留学した時も、最初は同期の弟子は5人だったのですが、いつの間にか2人が他の教授に回されて、3人になってしまいました。つまり、徹底した少数精鋭主義です。当時の弟子の仲間は、同期のD・マンフォードとM・アルティン、そして、あとから仲間になったS・クライマンの3人で、みんな非常に優秀な人たちでした。

6歳年下のマンフォードは、若い時にイギリスからやってきた人で、非常に頭もいいし、勘もいい人で、勉強に対してとても熱心で、まさに天才的な人。どんな本でもぱっと読んで、その内容をつかんでしまうほどの読書力を持った人でした。

マンフォードが授業中に質問すると、教授がびくっとすることもありました。

大学院に入る前の大学の頃の話ですが、直観力があるので、先生よりも先に答えを見つけてしまったり、先生が間違ったらすぐに指摘してしまうこともありました。先生の方が彼に対して「こわい」と思ってしまうほどの存在でした。
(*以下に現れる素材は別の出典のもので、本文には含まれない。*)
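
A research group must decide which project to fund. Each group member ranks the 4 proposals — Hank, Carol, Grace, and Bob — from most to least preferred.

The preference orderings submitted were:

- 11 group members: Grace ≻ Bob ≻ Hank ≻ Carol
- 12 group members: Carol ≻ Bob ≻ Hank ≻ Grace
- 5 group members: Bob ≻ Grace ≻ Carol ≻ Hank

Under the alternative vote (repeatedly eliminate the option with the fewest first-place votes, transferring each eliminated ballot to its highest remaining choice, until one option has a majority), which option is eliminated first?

Round 1: Carol 12, Grace 11, Bob 5, Hank 0. Hank has the fewest and is eliminated.
Round 2: Carol 12, Grace 11, Bob 5. Bob has the fewest and is eliminated.
Round 3: Grace 16, Carol 12. Grace has a majority.

Hank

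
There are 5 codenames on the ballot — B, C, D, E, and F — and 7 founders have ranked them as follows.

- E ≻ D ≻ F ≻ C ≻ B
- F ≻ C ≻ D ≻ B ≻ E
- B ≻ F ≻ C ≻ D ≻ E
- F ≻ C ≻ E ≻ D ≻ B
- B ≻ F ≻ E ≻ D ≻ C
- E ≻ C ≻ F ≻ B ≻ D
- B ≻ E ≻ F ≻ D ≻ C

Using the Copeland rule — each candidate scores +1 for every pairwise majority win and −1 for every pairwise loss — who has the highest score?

F

Pairwise results:
  B vs C: C wins 4–3.
  B vs D: B wins 4–3.
  B vs E: B wins 4–3.
  B vs F: F wins 4–3.
  C vs D: C wins 4–3.
  C vs E: E wins 4–3.
  C vs F: F wins 6–1.
  D vs E: E wins 5–2.
  D vs F: F wins 6–1.
  E vs F: F wins 4–3.
Copeland scores (wins − losses):
  B: 2 − 2 = 0
  C: 2 − 2 = 0
  D: 0 − 4 = -4
  E: 2 − 2 = 0
  F: 4 − 0 = 4
F has the best Copeland score.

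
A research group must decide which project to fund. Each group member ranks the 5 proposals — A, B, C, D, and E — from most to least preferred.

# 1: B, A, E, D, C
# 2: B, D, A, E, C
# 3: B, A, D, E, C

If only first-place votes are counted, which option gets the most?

First-place vote totals:
  A: 0
  B: 3
  C: 0
  D: 0
  E: 0
B has the most first-place votes.

B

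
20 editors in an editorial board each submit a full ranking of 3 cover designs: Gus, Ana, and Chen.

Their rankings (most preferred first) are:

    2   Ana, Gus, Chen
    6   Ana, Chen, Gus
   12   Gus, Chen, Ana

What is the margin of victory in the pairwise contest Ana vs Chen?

Ballots ranking Ana above Chen: 2+6 = 8.
Ballots ranking Chen above Ana: 12.
Chen wins 12–8, a margin of 4.

4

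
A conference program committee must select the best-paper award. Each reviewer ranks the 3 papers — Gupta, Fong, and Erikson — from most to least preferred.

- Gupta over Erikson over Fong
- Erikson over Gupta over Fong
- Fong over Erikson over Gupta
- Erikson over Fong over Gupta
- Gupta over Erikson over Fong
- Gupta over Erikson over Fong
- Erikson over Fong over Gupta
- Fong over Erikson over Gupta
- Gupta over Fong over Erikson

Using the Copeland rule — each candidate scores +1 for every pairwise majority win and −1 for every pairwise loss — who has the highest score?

Pairwise results:
  Gupta vs Fong: Gupta wins 5–4.
  Gupta vs Erikson: Erikson wins 5–4.
  Fong vs Erikson: Erikson wins 6–3.
Copeland scores (wins − losses):
  Gupta: 1 − 1 = 0
  Fong: 0 − 2 = -2
  Erikson: 2 − 0 = 2
Erikson has the best Copeland score.

Erikson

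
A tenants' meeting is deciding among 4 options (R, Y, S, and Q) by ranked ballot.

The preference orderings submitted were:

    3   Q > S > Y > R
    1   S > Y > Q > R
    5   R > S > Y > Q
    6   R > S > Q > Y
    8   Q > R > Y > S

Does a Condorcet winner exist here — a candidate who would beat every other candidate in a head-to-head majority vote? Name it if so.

None — there is no Condorcet winner

Head-to-head results (23 voters total):
R vs Y: R wins 19–4.
R vs S: R wins 19–4.
R vs Q: Q wins 12–11.
Y vs S: S wins 15–8.
Y vs Q: Q wins 17–6.
S vs Q: S wins 12–11.
No candidate beats all others: R beats S beats Q beats R, a majority cycle.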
ただ、友達としては、とても優しく接してくれたのです。

もう1人の同期のアルティンは3歳年下で、お父さんがE・アルティンといって、とても有名な数学者です。ドイツ人で、子供の時にアメリカにやってきました。プリンストン大学で学んだ後にハーバードに入学し、大学院でこのグループに参加したのです。

アルティンは、のんびりした性格でした。ただ、数学に対しては思いつきがよく、問題の要素をきちっと捉える力が素晴らしかったです。ヒントを見つけたり、パッと思いつくような、いいセンスを持っていました。彼からも多くのことを学びました。

あとから仲間になったクライマンはアメリカ生まれで、弟子4人の中では一番若く、年上の3人に、自分のやっていることを説明して、自分の独自性を示そうと頑張っていました。

フィールズ賞受賞

前に述べたように、ザリスキー教授はとても厳しい人でした。ですが、ハーバード大学の数学教室に飾られている功績者の胸像の中で、生存中に胸像がつくられたのはザリスキー教授だけなのです。その門下生からフィールズ賞受賞者が2人も出た功績を認められてのことです。

【写真】ザリスキーと数学者たち
  右から3人目がオスカー・ザリスキー(Oscar Zariski、1899 - 1986)。1933年ころに若き数学者仲間と撮ったもの photo by gettyimages

フィールズ賞とは、4年に一度の国際数学者会議で、すぐれた業績をあげた40歳以下の数学者に贈られる賞です。

私が1970年に受賞した時の対象研究は、「標数0の体上の代数多様体の特異点の解消および解析多様体の特異点の解消」という代数幾何学の分野の研究です。受賞した当時の年齢は39歳でした。ザリスキー門下の弟子仲間のマンフォードは、4年後の1974年に受賞しています。

そのザリスキー教授が、1981年にハーバード大学から名誉学位を授与された時、私は数学科の主任教授だったので、アカデミックドレスのガウンに帽子姿で、ザリスキー教授を会場まで案内したのを懐かしく覚えています。